Znany pisarz gościł w Zabrzu na zaproszenie biblioteki.
Czytelnia zabrzańskiej biblioteki już dawno nie przeżyła takiego
oblężenia. Nie tylko dlatego, że Andrzej Stasiuk jest laureatem Nike i
wielu innych prestiżowych nagród. To osobowość pisarza i jego podejście
do życia przyciągnęły tłum młodych ludzi. Wyrzucano go z kolejnych
szkół. Ostatecznie skończył… siedem klas podstawówki. Jak twierdzi,
pomogło mu to w samodzielnym odkrywaniu otoczenia.
– Literatura nie żywi się wykształceniem tylko mądrością głupiego
Jasia, który jest ciekawy świata – mówił Andrzej Stasiuk. Traktuje ją
jak przedłużenie szkolnej biblioteki w pierwszych klasach podstawówki,
kiedy tak bardzo wierzymy w książkowe historie.
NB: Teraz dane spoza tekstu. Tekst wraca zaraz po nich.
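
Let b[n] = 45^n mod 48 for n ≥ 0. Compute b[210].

We have b[0] = 1,  b[1] = 45,  b[2] = 9,  b[3] = 21,  b[4] = 33,  b[5] = 45.
Since b[5] = b[1] = 45, the sequence is eventually periodic: after a pre-period of length 1 it cycles with period 4.
For n ≥ 1, b[n] depends only on (n - 1) mod 4. (210 - 1) mod 4 = 1, so b[210] = b[2] = 9.

9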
– W mojej szkole biblioteka była azylem ciszy. Jak we śnie można było
błądzić między regałami, wynajdywać dziwne tytuły, autorów, których się
nie zna – opowiadał o swoich pierwszych doświadczeniach z literaturą,
by już po chwili sprowadzić je do rzeczywistości. – Podobała mi się
bibliotekarka. Czytałem wszystko, żeby jej zaimponować – dodał pisarz.
Stasiuk nie doszukuje się filozofii tam, gdzie jej nie ma. – Powodem
moich podróży było po prostu to, że 15 minut drogi od mojego domu
otworzyli przejście graniczne. Nie można było z tego nie skorzystać –
mówi. Zanim jednak zaczął jeździć po świecie, zaliczył więzienny
epizod. – Najzwyczajniej w świecie chciałem zostać ze znajomymi na
sylwestra. Nie wróciłem z przepustki, więc mnie zamknęli. To było
kapitalne doświadczenie. Siedziałem z prawdziwymi bandziorami, ale tam
najważniejsza była narracja. Facet bez wykształcenia, z ogoloną głową,
nagle zaczyna mówić. Wskrzesza świat, opowiadając historie z życia, z
filmów, z książek. Byli tacy, którzy płacili pięć paczek fajek, żeby
móc go posłuchać – opowiada.
Po „Jadąc do Babadag" Stasiuk był na Bałkanach, niedługo ma powstać
nowa książka. Będzie to reportaż złożony z kilku kawałków. Pojawi się
też nowy sposób narracji. Stasiuk ma prostą receptę na książkę. – Świat
jest pełen znaków, które mówią dotknij tego, idź tam, zobacz to. Świat
jest po to, żeby się nim zachwycać, żeby umysł nie zasypiał – mówi.